![[personal profile]](https://www.dreamwidth.org/img/silk/identity/user.png)
Every year on the fourth Saturday in May, my neighbourhood hosts The Great Glebe Garage Sale. I love seeing the stuff people have, the stuff they want to sell. Some years it's a treasure trove, one way or another.
I love yard sales in general, but don't often get to them - to do yard sales properly, you need a car. With the Great Glebe Garage Sale, I don't need to go anywhere. It's terrific.
Today, it looked cloudy in the morning and rain was predicted. I think that, and the fact that Bank Street is torn up by construction, and the marathon was taking place on Queen Elizabeth Drive, kept a lot of people away - the crowds weren't as huge as usual. Which was good for me, since I was buying, not selling. More bargains, less competition for them.
I wandered for a while in the morning, then took some things home and met up with
![[personal profile]](https://www.dreamwidth.org/img/silk/identity/user.png)
My haul this year:
- Books:
- A Canadian Writer's Reference by Diana Hacker
- The Grand Sophy and The Quiet Gentleman by Georgette Heyer
- Insight Guides: Cyprus
- The Epic of Gilgamesh, translated by Andrew George
- Ulysses by James Joyce
- Canadian Writer's Companion by Anthony Luengo
- A Canadian Writer's Reference by Diana Hacker
- Books in French:
- Drôle à Mort by Gilles Latulippe
- la défense lincoln by Michael Connelly
- La Croix de L'Occident by Max Gallo - this is one I've really, really wanted to read for some time - I think I even took it out of the library once
- Drôle à Mort by Gilles Latulippe
- A 2011 calendar with pictures of Guatamala
- A box of cards and envelopes with pictures of the tropics
- A sommelier's apron
- A set of four cloth place mats
- Two Michelin maps (both 1 in:6.30 miles), one of "Great Britain Scotland" and one of "Great Britain, South East Midlands, East Anglia"

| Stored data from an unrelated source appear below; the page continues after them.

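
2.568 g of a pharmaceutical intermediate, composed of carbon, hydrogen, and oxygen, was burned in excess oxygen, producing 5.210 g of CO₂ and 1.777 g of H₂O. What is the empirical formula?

mol C = 5.210 g CO₂ ÷ 44.009 g/mol = 0.11838 mol
mol H = 2 × 1.777 g H₂O ÷ 18.015 g/mol = 0.19728 mol
mass O = 2.568 − (1.4219 + 0.19886) = 0.94722 g → mol O = 0.94722 ÷ 15.999 = 0.059205 mol
Divide by the smallest (0.059205 mol): C 2.000, H 3.332, O 1.000
Multiplying each by 3 gives whole numbers: C 6.00, H 10.00, O 3.00

C6H10O3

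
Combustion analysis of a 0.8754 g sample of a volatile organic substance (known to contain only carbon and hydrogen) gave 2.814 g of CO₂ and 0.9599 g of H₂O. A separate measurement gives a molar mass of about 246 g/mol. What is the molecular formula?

C18H30

mol C = 2.814 g CO₂ ÷ 44.009 g/mol = 0.063941 mol
mol H = 2 × 0.9599 g H₂O ÷ 18.015 g/mol = 0.10657 mol
Divide by the smallest (0.063941 mol): C 1.000, H 1.667
Multiplying each by 3 gives whole numbers: C 3.00, H 5.00
Empirical formula: C3H5
Empirical-formula mass = 41.07 g/mol; 246 ÷ 41.07 ≈ 6, so the molecular formula is C18H30.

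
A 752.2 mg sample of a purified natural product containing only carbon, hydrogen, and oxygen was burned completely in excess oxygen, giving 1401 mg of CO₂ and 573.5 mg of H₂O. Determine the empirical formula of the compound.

C5H10O3

mol C = 1.401 g CO₂ ÷ 44.009 g/mol = 0.031834 mol
mol H = 2 × 0.5735 g H₂O ÷ 18.015 g/mol = 0.063669 mol
mass O = 0.7522 − (0.38236 + 0.064179) = 0.30566 g → mol O = 0.30566 ÷ 15.999 = 0.019105 mol
Divide by the smallest (0.019105 mol): C 1.666, H 3.333, O 1.000
Multiplying each by 3 gives whole numbers: C 5.00, H 10.00, O 3.00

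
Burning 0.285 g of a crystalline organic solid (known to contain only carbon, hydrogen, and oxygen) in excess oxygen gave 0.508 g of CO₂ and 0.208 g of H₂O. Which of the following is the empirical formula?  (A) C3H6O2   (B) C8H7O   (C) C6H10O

(A) C3H6O2

mol C = 0.508 g CO₂ ÷ 44.009 g/mol = 0.01154 mol
mol H = 2 × 0.208 g H₂O ÷ 18.015 g/mol = 0.02309 mol
mass O = 0.285 − (0.1386 + 0.02328) = 0.1231 g → mol O = 0.1231 ÷ 15.999 = 0.007693 mol
Divide by the smallest (0.007693 mol): C 1.500, H 3.002, O 1.000
Multiplying each by 2 gives whole numbers: C 3.00, H 6.00, O 2.00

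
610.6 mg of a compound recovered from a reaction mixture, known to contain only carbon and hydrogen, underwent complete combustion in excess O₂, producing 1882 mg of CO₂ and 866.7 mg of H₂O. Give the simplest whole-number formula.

C4H9

mol C = 1.882 g CO₂ ÷ 44.009 g/mol = 0.042764 mol
mol H = 2 × 0.8667 g H₂O ÷ 18.015 g/mol = 0.096220 mol
Divide by the smallest (0.042764 mol): C 1.000, H 2.250
Multiplying each by 4 gives whole numbers: C 4.00, H 9.00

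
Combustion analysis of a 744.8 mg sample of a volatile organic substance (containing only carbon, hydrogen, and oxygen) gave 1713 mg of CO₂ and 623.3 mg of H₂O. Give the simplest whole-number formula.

C9H16O3

mol C = 1.713 g CO₂ ÷ 44.009 g/mol = 0.038924 mol
mol H = 2 × 0.6233 g H₂O ÷ 18.015 g/mol = 0.069198 mol
mass O = 0.7448 − (0.46751 + 0.069751) = 0.20753 g → mol O = 0.20753 ÷ 15.999 = 0.012972 mol
Divide by the smallest (0.012972 mol): C 3.001, H 5.335, O 1.000
Multiplying each by 3 gives whole numbers: C 9.00, H 16.00, O 3.00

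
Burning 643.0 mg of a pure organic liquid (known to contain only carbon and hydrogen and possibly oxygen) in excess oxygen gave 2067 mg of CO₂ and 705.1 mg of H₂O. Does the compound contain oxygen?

mol C = 2.067 g CO₂ ÷ 44.009 g/mol = 0.046968 mol
mol H = 2 × 0.7051 g H₂O ÷ 18.015 g/mol = 0.078279 mol
C and H together account for 0.64303 g — essentially the entire 0.6430 g sample — so the compound contains no oxygen.

no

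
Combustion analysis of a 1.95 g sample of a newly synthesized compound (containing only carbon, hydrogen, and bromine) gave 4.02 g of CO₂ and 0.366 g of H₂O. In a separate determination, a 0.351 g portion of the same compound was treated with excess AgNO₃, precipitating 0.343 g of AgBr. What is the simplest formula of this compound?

C9H4Br

mol C = 4.02 g CO₂ ÷ 44.009 g/mol = 0.09134 mol
mol H = 2 × 0.366 g H₂O ÷ 18.015 g/mol = 0.04063 mol
From the AgBr data: mol Br per gram of compound = (0.343 ÷ 187.772) ÷ 0.351 = 0.005204 mol/g, so in the 1.95 g combustion sample mol Br = 0.01015 mol
Divide by the smallest (0.01015 mol): C 9.001, H 4.004, Br 1.000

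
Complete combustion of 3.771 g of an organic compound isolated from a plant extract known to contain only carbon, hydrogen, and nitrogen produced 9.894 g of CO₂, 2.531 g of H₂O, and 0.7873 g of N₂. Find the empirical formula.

C4H5N

mol C = 9.894 g CO₂ ÷ 44.009 g/mol = 0.22482 mol
mol H = 2 × 2.531 g H₂O ÷ 18.015 g/mol = 0.28099 mol
mol N = 2 × 0.7873 g N₂ ÷ 28.014 g/mol = 0.056208 mol
Divide by the smallest (0.056208 mol): C 4.000, H 4.999, N 1.000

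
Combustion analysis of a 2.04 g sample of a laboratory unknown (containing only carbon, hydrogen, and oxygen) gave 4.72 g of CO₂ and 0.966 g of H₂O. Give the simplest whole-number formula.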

- An X-Men graphic novel. I was chatting with the man I bought it from, who used to work at The Comic Collector's Shoppe. He started telling me who Stan Lee was; I forebore from saying "I was reading X-Men before you were born, sonny." Then I got a DVD from him, Stan Lee's Mutants, Monsters & Marvels.
- A 10" x 13" pan
- Four metal bookends
- A tote bag with palm trees on it. It looks in fact, just like this:
- A rice cooker
- A slow cooker
- A lovely blue pashmina
- A nicely designed white ceramic bowl (the closest I could find toe the mixing bowls I was looking for - really, much, much prettier, 7.5" across)
- Plastic cover for a tissue box, in marbly burgundy
- A wireless telephone
- An Indian dress/tunic (is it a long kurti? I should have asked the woman I bought it from what that style is called)
- A shirt in a green and black pattern
- A v-neck sweater in my favourite shade of blue wool
- Two lined hardcover notebooks with nice covers
- Three ceramic coasters with pictures of bird houses on them
- A yogurt maker
- A tiny change purse with a chain on it
- A DVD set for The Pretender, season 1, which seems to be bilingual (which is why I got it)
- A pair of black Reebok running shoes that fit perfectly. There were other great shoes and even greater boots, but all the decent ones were in sizes way too small or way too large for me.
- A teapot with a cow and a bumblebee:
It made me laugh when I looked at it, and I figured that anything that made me laugh on sight was worth buying for $2.
All together, I spent about $25.00 - $30 if you count lunch.